This
is the age of global confusion. Now, more than ever, we have easy and frequent contact with cultures and beliefs that are radically different from ours, yet we are expected to, and expect to, happily coexist.
The advantages are clear. Where we previously relied on those around us to establish our identity and adjusted to fit the conditions, we now have an unprecedented opportunity to define ourselves as we wish to be, and to communicate with those who share our interests, not our proximity.
That was the basic premise of my thesis - and it turned out to bring so much more with it. Initially, I was under the conviction, as I have seen others be, that the internet would be an ideal place to study identities because they could - obviously - only be textual. There was to me no great surprise in the fact that we create relationships, use spatial metaphors or any of the other objects of study that have taken place in the years since the web really caught on. Regardless of the way we meet, and whether it is textbased or face to face, we can only use concepts and notions that we possess.

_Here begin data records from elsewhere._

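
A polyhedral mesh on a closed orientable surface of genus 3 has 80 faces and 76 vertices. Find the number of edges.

For a closed orientable surface of genus 3, χ = 2 − 2·3 = -4.
E = V + F − (-4) = 76 + 80 − (-4) = 160.

160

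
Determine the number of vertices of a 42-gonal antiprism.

An antiprism on an n-gon has two n-gon caps and 2n triangles: V = 2·42 = 84, E = 4·42 = 168, F = 2·42 + 2 = 86.
Check: V − E + F = 84 − 168 + 86 = 2.

84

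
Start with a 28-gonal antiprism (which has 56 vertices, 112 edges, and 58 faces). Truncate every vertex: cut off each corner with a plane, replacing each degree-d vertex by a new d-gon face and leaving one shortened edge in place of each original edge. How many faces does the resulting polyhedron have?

114

Truncation replaces each original edge-end by a new vertex, so V′ = 2E = 224.
Each original edge survives, and each old vertex of degree d contributes d new edges; summing degrees gives Σd = 2E, so E′ = E + 2E = 3E = 336.
Each original face survives and each original vertex becomes one new face: F′ = F + V = 114.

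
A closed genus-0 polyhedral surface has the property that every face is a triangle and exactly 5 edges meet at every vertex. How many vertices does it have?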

Hence, those who are surprised by the use of spatial terms in online communities must have been expecting a whole new discourse to have opened its doors. Which anyone who has spent any amount of time on the web will know has not happened. While the internet has given us an enormous number of new options and possibilities, we have grounded these in the already existing discourse and merely expanded this to cover those areas that require new terms.
What came out of my research was a mapping of how our actions online can be placed in an ethical perspective and hence can serve as a foundation for further discussions on how hacking, vira and other online attacks can be placed in a framework of understanding.